I didn’t know much about my family medical history until I became a genetic counselor and asked my mother (our family’s medical historian) all of the pertinent questions. My sisters still don’t know a lot, and their answers at a doctor’s visit will likely consist of a lot of “I don’t know”s.
Family medical history is something we all should know! It is the best predictor of future medical issues, and can help your doctors direct your care appropriately.
Last Thanksgiving, Chani wrote a great blog post to remind people that family health history is one of the best tools that we have to assess genetic risks for our patients, and to encourage our readers to discuss this topic over the holidays. This Thanksgiving, I am thinking about this some more and I would like to add another element to this theme.

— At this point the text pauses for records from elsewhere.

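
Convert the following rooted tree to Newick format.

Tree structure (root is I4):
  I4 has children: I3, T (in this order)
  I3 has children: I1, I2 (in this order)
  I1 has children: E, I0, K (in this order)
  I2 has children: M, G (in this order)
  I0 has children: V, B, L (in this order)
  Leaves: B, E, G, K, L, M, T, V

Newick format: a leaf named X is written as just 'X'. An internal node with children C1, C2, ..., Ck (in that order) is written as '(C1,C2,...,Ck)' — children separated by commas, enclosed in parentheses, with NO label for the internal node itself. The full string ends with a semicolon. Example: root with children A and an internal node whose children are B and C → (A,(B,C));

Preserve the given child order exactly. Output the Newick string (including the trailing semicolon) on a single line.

internal I4 with children ['I3', 'T']
  internal I3 with children ['I1', 'I2']
    internal I1 with children ['E', 'I0', 'K']
      leaf 'E' → 'E'
      internal I0 with children ['V', 'B', 'L']
        leaf 'V' → 'V'
        leaf 'B' → 'B'
        leaf 'L' → 'L'
      → '(V,B,L)'
      leaf 'K' → 'K'
    → '(E,(V,B,L),K)'
    internal I2 with children ['M', 'G']
      leaf 'M' → 'M'
      leaf 'G' → 'G'
    → '(M,G)'
  → '((E,(V,B,L),K),(M,G))'
  leaf 'T' → 'T'
→ '(((E,(V,B,L),K),(M,G)),T)'
Final: (((E,(V,B,L),K),(M,G)),T);

Answer: (((E,(V,B,L),K),(M,G)),T);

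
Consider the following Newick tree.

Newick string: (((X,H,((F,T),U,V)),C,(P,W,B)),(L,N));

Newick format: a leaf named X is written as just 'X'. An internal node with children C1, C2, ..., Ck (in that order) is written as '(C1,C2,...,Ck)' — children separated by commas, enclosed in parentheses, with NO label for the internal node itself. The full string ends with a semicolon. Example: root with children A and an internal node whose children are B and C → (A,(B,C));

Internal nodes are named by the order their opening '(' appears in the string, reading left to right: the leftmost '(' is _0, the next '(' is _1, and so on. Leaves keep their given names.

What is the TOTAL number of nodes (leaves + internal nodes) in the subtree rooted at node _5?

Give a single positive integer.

Answer: 4

Derivation:
Newick: (((X,H,((F,T),U,V)),C,(P,W,B)),(L,N));
Locate _5: it is the '(' at position 22 (the 6th '(' reading left to right).
Query: subtree rooted at _5
_5: subtree_size = 1 + 3
  P: subtree_size = 1 + 0
  W: subtree_size = 1 + 0
  B: subtree_size = 1 + 0
Total subtree size of _5: 4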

Recently, I have met with several families with mental health issues. Many of them are particularly worried about the stigma that this can have on the affected individual. But beyond that, I am finding that the siblings of those individuals are concerned about their “marriageability.” These siblings worry that they may not be desirable for fear of developing mental illness themselves and of passing on the mental health problem to the next generation.
It is important to note that all forms of mental illness are multifactorial. This means that there is some genetic component that can actually involve multiple genes, as well as some environmental or situational component to trigger its onset. This is why it is not surprising to see that mental illness will ‘run in a family,’ but that not everyone will be affected. So if a brother has mental illness, each of his siblings and his nieces and nephews will have a higher-than-average risk to develop the same or a related condition, but this is not definite.
Dr. Goldwaser (one of our fantastic genetics attendings) once said something very smart and sensitive that also has been touched on in another blog from our program and at some of our events. We all have something in our families—whether it is mental illness, predisposition to cancer, or more common conditions like diabetes or hypertension. And some of us don’t even realize we have things going on. But the fact is that we are all carriers of about 5-10 autosomal recessive diseases! So while some things may be more public and seem more apparent than others, others are less conspicuous. But they are still there. Nobody is exempt.
I am finding that mental health issues are particularly taboo. People are so scared to talk about this, and even more so, to get involved with families who are affected. This is not unreasonable—we all know which life challenges we think we can handle and which ones we cannot. But I want to urge you this Thanksgiving not only to be open about health history, but to be sensitive to the fact that if you dig deep enough, you will be sure to find something genetic in just about any family. Why should mental health issues be more disqualifying in the realm of marriage compatibility than any other disease?